According to LinkedIn research, 150 million new tech jobs will be created over the next five years. The catch, however, is that 40% of the UK workforce lack the digital skills needed to fill these roles.

Although many people want to pursue a career in technology, some may not have a deep understanding of how to achieve their goals. Instead, they end up with a degree that doesn’t adequately prepare them for work in their chosen field and thousands of pounds in debt.

Although the government provides student loans to many people – currently nearly £20 billion is lent to around 1.5 million students each year – it fails to provide clear and sound advice to students on most appropriate tech courses to achieve their career aspirations, and because people are focusing on tech fields that don’t match their career aspirations, the digital skills gap continues to widen.

Where the private sector is doing badly

Many students turn to the private student loan industry because it can give them access to more flexible loans and allow them to borrow larger amounts.
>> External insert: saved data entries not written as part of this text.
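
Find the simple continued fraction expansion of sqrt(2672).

[51; (1, 2, 4, 6, 4, 2, 1, 102)]

Write x_i = (sqrt(2672) + m_i)/d_i with (m_0, d_0) = (0, 1). a_0 = floor(sqrt(2672)) = 51, since 51^2 = 2601 <= 2672 < 2704 = 52^2.
Iterate m_{i+1} = d_i*a_i - m_i, d_{i+1} = (2672 - m_{i+1}^2)/d_i, a_{i+1} = floor((a_0 + m_{i+1})/d_{i+1}):
  m_1 = 1*51 - 0 = 51, d_1 = (2672 - 51^2)/1 = 71/1 = 71, a_1 = floor((51 + 51)/71) = 1.
  m_2 = 71*1 - 51 = 20, d_2 = (2672 - 20^2)/71 = 2272/71 = 32, a_2 = floor((51 + 20)/32) = 2.
  m_3 = 32*2 - 20 = 44, d_3 = (2672 - 44^2)/32 = 736/32 = 23, a_3 = floor((51 + 44)/23) = 4.
  m_4 = 23*4 - 44 = 48, d_4 = (2672 - 48^2)/23 = 368/23 = 16, a_4 = floor((51 + 48)/16) = 6.
  m_5 = 16*6 - 48 = 48, d_5 = (2672 - 48^2)/16 = 368/16 = 23, a_5 = floor((51 + 48)/23) = 4.
  m_6 = 23*4 - 48 = 44, d_6 = (2672 - 44^2)/23 = 736/23 = 32, a_6 = floor((51 + 44)/32) = 2.
  m_7 = 32*2 - 44 = 20, d_7 = (2672 - 20^2)/32 = 2272/32 = 71, a_7 = floor((51 + 20)/71) = 1.
  m_8 = 71*1 - 20 = 51, d_8 = (2672 - 51^2)/71 = 71/71 = 1, a_8 = floor((51 + 51)/1) = 102.
  m_9 = 1*102 - 51 = 51, d_9 = (2672 - 51^2)/1 = 71/1 = 71: (m_9, d_9) = (m_1, d_1) = (51, 71), so from here the quotients repeat a_1, ..., a_8; the period length is 8.
Hence the expansion of sqrt(2672) is a_0 = 51 followed by the repeating block 1, 2, 4, 6, 4, 2, 1, 102 (period 8).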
In this sense, the objective of the private sector is to offer a viable alternative to public loans which, in addition to being granted in a uniform, almost arbitrary way, are costly, complex and rigid.

Rather than being a gateway for students looking for a more affordable loan to finance their studies, the traditional private sector acts as another barrier for borrowers, given the exorbitant interest rates at which s are waiting for many suppliers. that they pay.

This means that many people are blocked from accessing the further education they need to get jobs in tech, but still end up with large sums of money to pay back.

It is therefore clear that another approach is needed, whereby students not only benefit from fairer and more affordable access to funding, but also receive valuable and clear advice on the courses in which they should enroll in order to acquire the skills and training needed to get into the technology.

Why challengers to traditional models are needed

A new type of loan provider offers a solution that puts students’ interests first. By leveraging real data, challengers guide students through the process of selecting a course that matches their goals in the tech industry. A student’s career aspirations and existing skills are studied in depth to determine which courses are right for them, and courses that are likely to be a waste of time and money can also be identified.

With no hidden fees or interest rates to pay, students then work closely with providers to agree a repayment plan that suits them and will be within their means. In this sense, learners can have greater peace of mind that they are not only pursuing continuing education that will help them achieve their career goals, but that they will also not be impacted by fees. unexpected or costly extras.

Additionally, since taking a more transparent and hands-on approach to guiding students through the process of accessing funding means that loan providers are more likely to recoup their investment, this model is just as in the interest of lenders that it is. among borrowers.

People should be encouraged to continue their studies in the field of technology

While spending on traditional government and private sector loans deters people from continuing their education in technology, the emergence of challengers to traditional models provides the incentives and confidence people need to pursue the skills and training needed to work in the industry. .

With technology constantly changing, it is of paramount importance to the continued prosperity of the UK economy that people’s skills evolve alongside it. There is no denying that the country faces uncertain days and that technology and those with the digital skills to harness it will have a key role to play in driving our economic growth. Right now, however, government and private sector loans are only hurting the economy, and students aren’t getting enough guidance on how to achieve their career goals.

Only by making funding and guidance on continuing education more accessible will the nation’s digital skills gaps begin to be closed.